And it appears that New York Police Commissioner Raymond Kelly is trying to distance himself from Bloomberg’s “sting” by telling New York’s WNBC last month that the police department had not been consulted before the operation was launched.

The “sting” was designed to lay groundwork for New York’s lawsuit against the gun retailers.

Bloomberg’s headline-grabbing “sting” operation, mounted by private investigators, came under immediate criticism from gun rights activists and the National Shooting Sports Foundation (NSSF). The anti-gun New York Daily News also reported that the project may have interfered with more than a dozen on-going criminal investigations. An NSSF bulletin asserted that ATF had no prior knowledge of the sting, but was “willing to investigate whether laws were broken either by the gun dealers or the private investigators. NSSF is calling for ATF’s involvement.”

ATF spokesman Rich Marianos said he had no prior knowledge of the Bloomberg gun “sting.” He said the ATF Office of Public Affairs traditionally liaisons with law enforcement agencies on such operations. But Bloomberg’s operation involved private investigators, not police officers. Marianos stressed that Bloomberg’s “sting” was “conducted independent from ATF.”

And that may land Bloomberg, who hosted an anti-gun mayors’ summit earlier this Spring, in legal hot water, though the ATF is being characteristically closed-mouth about that. If “sting” investigators provided false information on federal firearms forms when they apparently bought guns from suspected rogue dealers, they could also face serious problems.

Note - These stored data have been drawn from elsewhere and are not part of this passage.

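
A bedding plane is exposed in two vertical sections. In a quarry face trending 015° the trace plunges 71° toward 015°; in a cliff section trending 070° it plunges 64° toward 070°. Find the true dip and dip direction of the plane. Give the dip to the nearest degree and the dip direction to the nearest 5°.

The two traces are lines in the plane: v₁ = (sin 15°·cos 71°, cos 15°·cos 71°, −sin 71°), v₂ = (sin 70°·cos 64°, cos 70°·cos 64°, −sin 64°).
Cross product v₁ × v₂ gives the pole to the plane: n ∝ (0.141, 0.314, 0.117).
tan δ = √(n_x²+n_y²)/n_z = 0.344/0.117, so δ = 71.2°.
Dip direction = atan2(0.141, 0.314) = 24° (azimuth of n's horizontal projection).

true dip 71°, dip direction 025°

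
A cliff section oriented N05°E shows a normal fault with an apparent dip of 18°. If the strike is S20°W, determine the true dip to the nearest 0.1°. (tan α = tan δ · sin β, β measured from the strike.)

The section is 15° from the strike.
tan(true dip) = tan 18° / sin 15° = 1.2554
δ = arctan(1.2554) = 51.46°

51.5°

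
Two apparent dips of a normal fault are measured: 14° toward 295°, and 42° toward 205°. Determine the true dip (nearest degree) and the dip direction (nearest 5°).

Each apparent-dip line lies in the plane. As unit vectors (x east, y north, z up), v₁ plunges 14°→295° and v₂ plunges 42°→205°.
n = v₁ × v₂ = (-0.437, -0.512, 0.721) (taken with n_z > 0).
Dip δ = arctan(|n_h|/n_z) = arctan(0.674/0.721) = 43.1°.
Dip direction = atan2(-0.437, -0.512) = 220° (azimuth of n's horizontal projection).

true dip 43°, dip direction 220°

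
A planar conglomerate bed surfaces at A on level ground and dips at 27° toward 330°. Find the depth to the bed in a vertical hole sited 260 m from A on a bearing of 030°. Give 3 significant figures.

The hole lies 60° from the dip direction, so the down-dip offset is 260 × cos 60° = 130.00 m.
Depth = down-dip offset × tan(dip) = 130.00 × tan 27° = 130.00 × 0.5095
Depth = 66.24 m

66.2 m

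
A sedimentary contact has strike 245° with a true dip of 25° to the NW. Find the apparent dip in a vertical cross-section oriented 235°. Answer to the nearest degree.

The section lies 10° from the strike.
tan(apparent dip) = tan 25° · sin 10° = 0.0810
apparent dip = arctan 0.0810 = 4.63°

5°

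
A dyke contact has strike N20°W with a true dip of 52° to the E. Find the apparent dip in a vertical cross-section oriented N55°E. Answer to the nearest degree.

Angle between strike (N20°W) and section (N55°E): β = 75°.
tan α = tan 52° × sin 75° = 1.2799 × 0.9659 = 1.2363
apparent dip = arctan 1.2363 = 51.03°

51°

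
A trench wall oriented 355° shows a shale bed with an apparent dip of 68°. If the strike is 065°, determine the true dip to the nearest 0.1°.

The section is 70° from the strike.
tan(true dip) = tan 68° / sin 70° = 2.6339
true dip = arctan 2.6339 = 69.21°

69.2°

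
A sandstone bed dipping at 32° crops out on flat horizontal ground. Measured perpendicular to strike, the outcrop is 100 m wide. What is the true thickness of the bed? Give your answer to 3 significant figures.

True thickness t = w · sin(dip) = 100 × sin 32°
t = 100 × 0.5299 = 52.992 m

53.0 m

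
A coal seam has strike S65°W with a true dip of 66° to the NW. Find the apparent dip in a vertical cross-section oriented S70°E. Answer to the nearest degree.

Angle between strike (S65°W) and section (S70°E): β = 45°.
tan(apparent dip) = tan 66° · sin 45° = 1.5882
α = arctan(1.5882) = 57.80°

58°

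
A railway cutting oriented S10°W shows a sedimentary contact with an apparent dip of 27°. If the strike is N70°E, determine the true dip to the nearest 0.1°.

The section is 60° from the strike.
tan δ = tan α / sin β = tan 27° / sin 60° = 0.5095 / 0.8660 = 0.5883
δ = arctan(0.5883) = 30.47°

30.5°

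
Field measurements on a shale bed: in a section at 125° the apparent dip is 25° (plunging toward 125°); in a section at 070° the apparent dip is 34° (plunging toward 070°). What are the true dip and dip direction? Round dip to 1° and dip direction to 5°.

The two traces are lines in the plane: v₁ = (sin 125°·cos 25°, cos 125°·cos 25°, −sin 25°), v₂ = (sin 70°·cos 34°, cos 70°·cos 34°, −sin 34°).
Cross product v₁ × v₂ gives the pole to the plane: n ∝ (0.411, 0.086, 0.615).
tan δ = √(n_x²+n_y²)/n_z = 0.419/0.615, so δ = 34.3°.
The horizontal component of n points toward azimuth atan2(n_x, n_y) = 78°, the dip direction.

true dip 34°, dip direction 080°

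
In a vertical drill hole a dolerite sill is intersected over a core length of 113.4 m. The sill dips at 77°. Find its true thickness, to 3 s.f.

25.5 m

True thickness t = h · cos(dip) = 113.4 × cos 77°
t = 113.4 × 0.2250 = 25.509 m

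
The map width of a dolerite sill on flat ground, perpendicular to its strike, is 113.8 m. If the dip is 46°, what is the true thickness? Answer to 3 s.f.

True thickness t = w · sin(dip) = 113.8 × sin 46°
t = 113.8 × 0.7193 = 81.861 m

81.9 m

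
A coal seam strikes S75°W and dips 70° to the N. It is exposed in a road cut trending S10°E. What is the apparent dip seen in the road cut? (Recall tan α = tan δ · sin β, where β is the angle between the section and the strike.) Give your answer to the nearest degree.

70°

The section lies 85° from the strike.
tan(apparent dip) = tan 70° · sin 85° = 2.7370
apparent dip = arctan 2.7370 = 69.93°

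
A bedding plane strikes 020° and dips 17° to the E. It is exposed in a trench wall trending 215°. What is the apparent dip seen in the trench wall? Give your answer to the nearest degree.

5°

Angle between strike (020°) and section (215°): β = 15°.
tan α = tan 17° × sin 15° = 0.3057 × 0.2588 = 0.0791
apparent dip = arctan 0.0791 = 4.52°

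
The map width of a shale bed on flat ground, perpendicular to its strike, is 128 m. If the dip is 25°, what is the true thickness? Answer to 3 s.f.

True thickness t = w · sin(dip) = 128 × sin 25°
t = 128 × 0.4226 = 54.095 m

54.1 m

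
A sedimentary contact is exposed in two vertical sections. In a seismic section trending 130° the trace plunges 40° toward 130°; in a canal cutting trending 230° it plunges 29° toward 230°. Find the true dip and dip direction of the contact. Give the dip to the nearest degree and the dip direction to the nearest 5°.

true dip 48°, dip direction 170°

The two traces are lines in the plane: v₁ = (sin 130°·cos 40°, cos 130°·cos 40°, −sin 40°), v₂ = (sin 230°·cos 29°, cos 230°·cos 29°, −sin 29°).
n = v₁ × v₂ = (0.123, -0.715, 0.660) (taken with n_z > 0).
Dip δ = arctan(|n_h|/n_z) = arctan(0.726/0.660) = 47.7°.
The horizontal component of n points toward azimuth atan2(n_x, n_y) = 170°, the dip direction.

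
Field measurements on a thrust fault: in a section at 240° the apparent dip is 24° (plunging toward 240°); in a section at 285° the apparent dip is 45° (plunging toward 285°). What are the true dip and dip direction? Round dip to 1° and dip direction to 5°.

Each apparent-dip line lies in the plane. As unit vectors (x east, y north, z up), v₁ plunges 24°→240° and v₂ plunges 45°→285°.
Cross product v₁ × v₂ gives the pole to the plane: n ∝ (-0.397, 0.282, 0.457).
True dip = arccos(n_z / |n|) = arccos(0.6840) = 46.8°.
Dip direction = azimuth of (n_x, n_y) = atan2(-0.397, 0.282) = 305°.

true dip 47°, dip direction 305°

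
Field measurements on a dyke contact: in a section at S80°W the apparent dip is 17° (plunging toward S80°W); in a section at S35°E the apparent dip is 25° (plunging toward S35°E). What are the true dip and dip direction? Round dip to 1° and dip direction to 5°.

Represent each trace as a vector plunging at its apparent dip toward its trend (east-north-up frame): v₁ = (-0.942, -0.166, -0.292), v₂ = (0.520, -0.742, -0.423).
n = v₁ × v₂ = (-0.147, -0.550, 0.786) (taken with n_z > 0).
tan δ = √(n_x²+n_y²)/n_z = 0.569/0.786, so δ = 35.9°.
Dip direction = azimuth of (n_x, n_y) = atan2(-0.147, -0.550) = 195°.

true dip 36°, dip direction 195°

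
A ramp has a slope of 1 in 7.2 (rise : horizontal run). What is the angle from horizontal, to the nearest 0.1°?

tan θ = 1/7.2 = 0.1389
θ = arctan(0.1389) = 7.91°

7.9°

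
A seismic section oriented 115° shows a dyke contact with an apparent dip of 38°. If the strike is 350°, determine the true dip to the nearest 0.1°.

43.6°

The section is 55° from the strike.
tan δ = tan α / sin β = tan 38° / sin 55° = 0.7813 / 0.8192 = 0.9538
true dip = arctan 0.9538 = 43.64°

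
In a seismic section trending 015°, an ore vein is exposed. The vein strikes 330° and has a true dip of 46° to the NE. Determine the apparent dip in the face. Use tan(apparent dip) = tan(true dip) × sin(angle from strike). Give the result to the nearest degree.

36°

Angle between strike (330°) and section (015°): β = 45°.
tan α = tan 46° × sin 45° = 1.0355 × 0.7071 = 0.7322
apparent dip = arctan 0.7322 = 36.21°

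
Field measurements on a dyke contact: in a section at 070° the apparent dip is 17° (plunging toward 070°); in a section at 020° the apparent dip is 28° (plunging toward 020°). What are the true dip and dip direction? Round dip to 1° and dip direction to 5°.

Each apparent-dip line lies in the plane. As unit vectors (x east, y north, z up), v₁ plunges 17°→070° and v₂ plunges 28°→020°.
n = v₁ × v₂ = (0.089, 0.334, 0.647) (taken with n_z > 0).
tan δ = √(n_x²+n_y²)/n_z = 0.345/0.647, so δ = 28.1°.
Dip direction = atan2(0.089, 0.334) = 15° (azimuth of n's horizontal projection).

true dip 28°, dip direction 015°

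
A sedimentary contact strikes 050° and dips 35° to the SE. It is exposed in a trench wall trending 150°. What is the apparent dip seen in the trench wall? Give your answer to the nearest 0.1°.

34.6°

The section lies 80° from the strike.
tan α = tan 35° × sin 80° = 0.7002 × 0.9848 = 0.6896
α = arctan(0.6896) = 34.59°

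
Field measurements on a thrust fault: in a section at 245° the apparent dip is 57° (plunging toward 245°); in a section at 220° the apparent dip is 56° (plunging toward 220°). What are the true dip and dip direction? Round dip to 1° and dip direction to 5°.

The two traces are lines in the plane: v₁ = (sin 245°·cos 57°, cos 245°·cos 57°, −sin 57°), v₂ = (sin 220°·cos 56°, cos 220°·cos 56°, −sin 56°).
Cross product v₁ × v₂ gives the pole to the plane: n ∝ (-0.168, -0.108, 0.129).
Dip δ = arctan(|n_h|/n_z) = arctan(0.200/0.129) = 57.2°.
The horizontal component of n points toward azimuth atan2(n_x, n_y) = 237°, the dip direction.

true dip 57°, dip direction 235°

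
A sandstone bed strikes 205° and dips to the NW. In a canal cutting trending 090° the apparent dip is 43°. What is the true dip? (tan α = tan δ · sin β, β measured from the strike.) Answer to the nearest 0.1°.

The section is 65° from the strike.
tan(true dip) = tan 43° / sin 65° = 1.0289
true dip = arctan 1.0289 = 45.82°

45.8°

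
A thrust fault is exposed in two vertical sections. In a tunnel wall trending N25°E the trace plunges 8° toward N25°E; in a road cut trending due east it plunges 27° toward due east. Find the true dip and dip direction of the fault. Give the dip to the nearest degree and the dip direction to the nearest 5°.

true dip 27°, dip direction 100°

Represent each trace as a vector plunging at its apparent dip toward its trend (east-north-up frame): v₁ = (0.419, 0.897, -0.139), v₂ = (0.891, 0.000, -0.454).
Cross product v₁ × v₂ gives the pole to the plane: n ∝ (0.407, -0.066, 0.800).
True dip = arccos(n_z / |n|) = arccos(0.8886) = 27.3°.
Dip direction = azimuth of (n_x, n_y) = atan2(0.407, -0.066) = 99°.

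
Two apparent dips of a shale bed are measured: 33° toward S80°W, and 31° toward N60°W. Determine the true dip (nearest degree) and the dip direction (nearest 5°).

Each apparent-dip line lies in the plane. As unit vectors (x east, y north, z up), v₁ plunges 33°→S80°W and v₂ plunges 31°→N60°W.
n = v₁ × v₂ = (-0.308, 0.021, 0.462) (taken with n_z > 0).
Dip δ = arctan(|n_h|/n_z) = arctan(0.309/0.462) = 33.8°.
Dip direction = azimuth of (n_x, n_y) = atan2(-0.308, 0.021) = 274°.

true dip 34°, dip direction 275°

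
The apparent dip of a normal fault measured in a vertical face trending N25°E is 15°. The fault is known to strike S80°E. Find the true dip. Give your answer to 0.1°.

β = acute angle between strike S80°E and section N25°E = 75°.
tan δ = tan α / sin β = tan 15° / sin 75° = 0.2679 / 0.9659 = 0.2774
δ = arctan(0.2774) = 15.50°

15.5°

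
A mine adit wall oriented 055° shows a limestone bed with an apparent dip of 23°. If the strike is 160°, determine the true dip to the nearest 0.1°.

23.7°

The section is 75° from the strike.
tan δ = tan α / sin β = tan 23° / sin 75° = 0.4245 / 0.9659 = 0.4394
δ = arctan(0.4394) = 23.72°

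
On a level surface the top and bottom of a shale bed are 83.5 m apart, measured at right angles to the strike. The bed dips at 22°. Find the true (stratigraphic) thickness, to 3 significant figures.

True thickness t = w · sin(dip) = 83.5 × sin 22°
t = 83.5 × 0.3746 = 31.280 m

31.3 m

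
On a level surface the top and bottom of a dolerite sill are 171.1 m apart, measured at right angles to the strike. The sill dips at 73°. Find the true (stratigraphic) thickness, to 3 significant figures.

164 m

True thickness t = w · sin(dip) = 171.1 × sin 73°
t = 171.1 × 0.9563 = 163.624 m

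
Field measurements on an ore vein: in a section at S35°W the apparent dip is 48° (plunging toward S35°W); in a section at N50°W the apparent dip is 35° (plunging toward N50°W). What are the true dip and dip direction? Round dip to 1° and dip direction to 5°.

true dip 54°, dip direction 250°

Each apparent-dip line lies in the plane. As unit vectors (x east, y north, z up), v₁ plunges 48°→S35°W and v₂ plunges 35°→N50°W.
n = v₁ × v₂ = (-0.706, -0.246, 0.546) (taken with n_z > 0).
True dip = arccos(n_z / |n|) = arccos(0.5899) = 53.8°.
Dip direction = azimuth of (n_x, n_y) = atan2(-0.706, -0.246) = 251°.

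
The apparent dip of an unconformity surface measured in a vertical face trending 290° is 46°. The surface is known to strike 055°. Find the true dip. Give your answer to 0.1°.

51.7°

β = acute angle between strike 055° and section 290° = 55°.
tan(true dip) = tan 46° / sin 55° = 1.2641
δ = arctan(1.2641) = 51.65°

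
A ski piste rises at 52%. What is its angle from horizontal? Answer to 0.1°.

tan θ = 52/100 = 0.5200
θ = arctan(0.5200) = 27.47°

27.5°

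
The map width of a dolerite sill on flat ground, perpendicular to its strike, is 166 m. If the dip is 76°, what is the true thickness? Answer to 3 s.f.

161 m

True thickness t = w · sin(dip) = 166 × sin 76°
t = 166 × 0.9703 = 161.069 m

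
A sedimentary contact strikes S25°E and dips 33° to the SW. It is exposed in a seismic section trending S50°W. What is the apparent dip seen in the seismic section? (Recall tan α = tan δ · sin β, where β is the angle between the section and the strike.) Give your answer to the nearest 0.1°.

32.1°

The strike is S25°E and the section trends S50°W; the acute angle between them is β = 75°.
tan α = tan 33° × sin 75° = 0.6494 × 0.9659 = 0.6273
apparent dip = arctan 0.6273 = 32.10°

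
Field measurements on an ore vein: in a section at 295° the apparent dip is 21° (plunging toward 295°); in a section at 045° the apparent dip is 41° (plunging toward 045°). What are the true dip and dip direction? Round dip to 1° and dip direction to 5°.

true dip 49°, dip direction 005°

Each apparent-dip line lies in the plane. As unit vectors (x east, y north, z up), v₁ plunges 21°→295° and v₂ plunges 41°→045°.
Cross product v₁ × v₂ gives the pole to the plane: n ∝ (0.068, 0.746, 0.662).
tan δ = √(n_x²+n_y²)/n_z = 0.749/0.662, so δ = 48.5°.
Dip direction = azimuth of (n_x, n_y) = atan2(0.068, 0.746) = 5°.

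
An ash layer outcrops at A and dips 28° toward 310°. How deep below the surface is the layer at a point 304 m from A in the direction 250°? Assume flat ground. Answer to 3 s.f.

The hole lies 60° from the dip direction, so the down-dip offset is 304 × cos 60° = 152.00 m.
Depth = down-dip offset × tan(dip) = 152.00 × tan 28° = 152.00 × 0.5317
Depth = 80.82 m

80.8 m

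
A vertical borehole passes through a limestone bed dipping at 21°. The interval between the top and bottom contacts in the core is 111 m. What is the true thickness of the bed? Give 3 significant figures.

True thickness t = h · cos(dip) = 111 × cos 21°
t = 111 × 0.9336 = 103.627 m

104 m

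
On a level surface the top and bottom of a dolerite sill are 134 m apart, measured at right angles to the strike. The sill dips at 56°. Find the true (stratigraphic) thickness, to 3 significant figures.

111 m

True thickness t = w · sin(dip) = 134 × sin 56°
t = 134 × 0.8290 = 111.091 m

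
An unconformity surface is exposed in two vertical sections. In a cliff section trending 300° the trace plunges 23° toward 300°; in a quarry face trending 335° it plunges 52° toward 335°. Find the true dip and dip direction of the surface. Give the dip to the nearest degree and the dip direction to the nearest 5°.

true dip 59°, dip direction 015°

Represent each trace as a vector plunging at its apparent dip toward its trend (east-north-up frame): v₁ = (-0.797, 0.460, -0.391), v₂ = (-0.260, 0.558, -0.788).
Cross product v₁ × v₂ gives the pole to the plane: n ∝ (0.145, 0.527, 0.325).
True dip = arccos(n_z / |n|) = arccos(0.5115) = 59.2°.
Dip direction = azimuth of (n_x, n_y) = atan2(0.145, 0.527) = 15°.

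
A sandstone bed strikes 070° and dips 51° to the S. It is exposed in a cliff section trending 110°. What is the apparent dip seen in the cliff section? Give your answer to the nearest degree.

38°

Angle between strike (070°) and section (110°): β = 40°.
tan α = tan 51° × sin 40° = 1.2349 × 0.6428 = 0.7938
α = arctan(0.7938) = 38.44°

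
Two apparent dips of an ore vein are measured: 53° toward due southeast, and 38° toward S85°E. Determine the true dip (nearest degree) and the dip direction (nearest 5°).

true dip 54°, dip direction 150°

The two traces are lines in the plane: v₁ = (sin 135°·cos 53°, cos 135°·cos 53°, −sin 53°), v₂ = (sin 95°·cos 38°, cos 95°·cos 38°, −sin 38°).
n = v₁ × v₂ = (0.207, -0.365, 0.305) (taken with n_z > 0).
tan δ = √(n_x²+n_y²)/n_z = 0.420/0.305, so δ = 54.0°.
Dip direction = atan2(0.207, -0.365) = 150° (azimuth of n's horizontal projection).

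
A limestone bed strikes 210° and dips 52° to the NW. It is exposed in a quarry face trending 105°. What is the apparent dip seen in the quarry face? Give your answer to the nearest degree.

The strike is 210° and the section trends 105°; the acute angle between them is β = 75°.
tan α = tan 52° × sin 75° = 1.2799 × 0.9659 = 1.2363
α = arctan(1.2363) = 51.03°

51°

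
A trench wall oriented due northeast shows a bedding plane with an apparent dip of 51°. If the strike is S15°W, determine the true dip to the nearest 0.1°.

β = acute angle between strike S15°W and section due northeast = 30°.
tan δ = tan α / sin β = tan 51° / sin 30° = 1.2349 / 0.5000 = 2.4698
δ = arctan(2.4698) = 67.96°

68.0°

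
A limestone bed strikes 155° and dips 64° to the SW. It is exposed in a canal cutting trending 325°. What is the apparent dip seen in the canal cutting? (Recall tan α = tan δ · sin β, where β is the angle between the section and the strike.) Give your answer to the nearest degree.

20°

The section lies 10° from the strike.
tan α = tan 64° × sin 10° = 2.0503 × 0.1736 = 0.3560
apparent dip = arctan 0.3560 = 19.60°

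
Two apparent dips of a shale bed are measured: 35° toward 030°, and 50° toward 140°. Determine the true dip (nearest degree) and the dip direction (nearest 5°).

The two traces are lines in the plane: v₁ = (sin 30°·cos 35°, cos 30°·cos 35°, −sin 35°), v₂ = (sin 140°·cos 50°, cos 140°·cos 50°, −sin 50°).
Cross product v₁ × v₂ gives the pole to the plane: n ∝ (0.826, -0.077, 0.495).
True dip = arccos(n_z / |n|) = arccos(0.5123) = 59.2°.
The horizontal component of n points toward azimuth atan2(n_x, n_y) = 95°, the dip direction.

true dip 59°, dip direction 095°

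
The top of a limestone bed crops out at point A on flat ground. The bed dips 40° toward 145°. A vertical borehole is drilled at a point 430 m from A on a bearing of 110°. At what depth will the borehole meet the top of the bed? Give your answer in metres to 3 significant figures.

296 m

The hole lies 35° from the dip direction, so the down-dip offset is 430 × cos 35° = 352.24 m.
Depth = down-dip offset × tan(dip) = 352.24 × tan 40° = 352.24 × 0.8391
Depth = 295.56 m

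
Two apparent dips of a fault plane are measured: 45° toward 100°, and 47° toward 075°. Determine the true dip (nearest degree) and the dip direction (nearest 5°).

The two traces are lines in the plane: v₁ = (sin 100°·cos 45°, cos 100°·cos 45°, −sin 45°), v₂ = (sin 75°·cos 47°, cos 75°·cos 47°, −sin 47°).
n = v₁ × v₂ = (0.215, 0.043, 0.204) (taken with n_z > 0).
Dip δ = arctan(|n_h|/n_z) = arctan(0.219/0.204) = 47.1°.
The horizontal component of n points toward azimuth atan2(n_x, n_y) = 79°, the dip direction.

true dip 47°, dip direction 080°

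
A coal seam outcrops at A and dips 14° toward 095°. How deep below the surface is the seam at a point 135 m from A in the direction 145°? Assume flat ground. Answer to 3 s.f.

The hole lies 50° from the dip direction, so the down-dip offset is 135 × cos 50° = 86.78 m.
Depth = down-dip offset × tan(dip) = 86.78 × tan 14° = 86.78 × 0.2493
Depth = 21.64 m

21.6 m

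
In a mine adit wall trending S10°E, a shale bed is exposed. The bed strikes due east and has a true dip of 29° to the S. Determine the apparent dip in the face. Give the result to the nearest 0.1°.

Angle between strike (due east) and section (S10°E): β = 80°.
tan(apparent dip) = tan 29° · sin 80° = 0.5459
apparent dip = arctan 0.5459 = 28.63°

28.6°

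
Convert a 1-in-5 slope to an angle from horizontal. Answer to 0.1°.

tan θ = 1/5 = 0.2000
θ = arctan(0.2000) = 11.31°

11.3°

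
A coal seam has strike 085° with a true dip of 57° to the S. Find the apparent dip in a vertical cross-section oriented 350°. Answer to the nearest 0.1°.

56.9°

The section lies 85° from the strike.
tan(apparent dip) = tan 57° · sin 85° = 1.5340
apparent dip = arctan 1.5340 = 56.90°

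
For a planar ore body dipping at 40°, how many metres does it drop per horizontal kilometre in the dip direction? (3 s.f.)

839 m

drop per km = 1000 × tan 40° = 1000 × 0.8391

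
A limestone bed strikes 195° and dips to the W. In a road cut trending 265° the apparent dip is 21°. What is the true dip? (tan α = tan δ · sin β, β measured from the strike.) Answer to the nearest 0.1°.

22.2°

β = acute angle between strike 195° and section 265° = 70°.
tan δ = tan α / sin β = tan 21° / sin 70° = 0.3839 / 0.9397 = 0.4085
δ = arctan(0.4085) = 22.22°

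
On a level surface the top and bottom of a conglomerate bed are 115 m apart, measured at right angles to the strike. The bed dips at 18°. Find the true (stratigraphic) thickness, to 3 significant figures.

True thickness t = w · sin(dip) = 115 × sin 18°
t = 115 × 0.3090 = 35.537 m

35.5 m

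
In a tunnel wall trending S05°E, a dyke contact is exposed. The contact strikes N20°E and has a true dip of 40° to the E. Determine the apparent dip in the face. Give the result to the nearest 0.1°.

The section lies 25° from the strike.
tan(apparent dip) = tan 40° · sin 25° = 0.3546
α = arctan(0.3546) = 19.53°

19.5°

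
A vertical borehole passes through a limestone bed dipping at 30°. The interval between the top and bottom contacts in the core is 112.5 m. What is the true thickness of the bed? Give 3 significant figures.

True thickness t = h · cos(dip) = 112.5 × cos 30°
t = 112.5 × 0.8660 = 97.428 m

97.4 m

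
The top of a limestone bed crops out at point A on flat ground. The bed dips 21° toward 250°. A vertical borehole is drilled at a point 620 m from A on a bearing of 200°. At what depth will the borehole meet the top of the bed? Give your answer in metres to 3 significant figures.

153 m

The hole lies 50° from the dip direction, so the down-dip offset is 620 × cos 50° = 398.53 m.
Depth = down-dip offset × tan(dip) = 398.53 × tan 21° = 398.53 × 0.3839
Depth = 152.98 m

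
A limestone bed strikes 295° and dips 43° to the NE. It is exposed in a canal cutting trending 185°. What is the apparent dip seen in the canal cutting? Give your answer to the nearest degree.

41°

The section lies 70° from the strike.
tan α = tan 43° × sin 70° = 0.9325 × 0.9397 = 0.8763
apparent dip = arctan 0.8763 = 41.23°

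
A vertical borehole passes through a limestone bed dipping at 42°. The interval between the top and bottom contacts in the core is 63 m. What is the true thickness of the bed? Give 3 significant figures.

46.8 m

True thickness t = h · cos(dip) = 63 × cos 42°
t = 63 × 0.7431 = 46.818 m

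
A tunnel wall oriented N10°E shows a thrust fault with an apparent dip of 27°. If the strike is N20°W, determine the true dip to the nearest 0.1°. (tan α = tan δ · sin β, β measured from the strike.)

The section is 30° from the strike.
tan δ = tan α / sin β = tan 27° / sin 30° = 0.5095 / 0.5000 = 1.0191
true dip = arctan 1.0191 = 45.54°

45.5°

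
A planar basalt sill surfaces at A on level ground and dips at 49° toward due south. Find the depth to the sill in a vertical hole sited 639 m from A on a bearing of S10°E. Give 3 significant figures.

The hole lies 10° from the dip direction, so the down-dip offset is 639 × cos 10° = 629.29 m.
Depth = down-dip offset × tan(dip) = 629.29 × tan 49° = 629.29 × 1.1504
Depth = 723.92 m

724 m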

Marianos noted that he cannot discuss “ongoing investigations” and he also stipulated that “We can’t criminally prosecute. Federal attorneys do that.”

ATF, he said, will investigate the operation and turn over its findings to the US Attorney. He would not explain whether the agency was going to use information produced by the Bloomberg “sting,” or simply investigate the “sting” operation.

Lawrence G. Keane, vice president and general counsel for the NSSF contended that Bloomberg’s “stunt” might compromise ongoing investigations.

Quizzed about this, ATF’s Marianos could only tell Gun Week that he could not discuss ongoing investigations. The “sting” operation could prove to be Bloomberg’s undoing as a gun control crusader because of the possibility that he, or his investigators, violated state and federal gun laws in the process.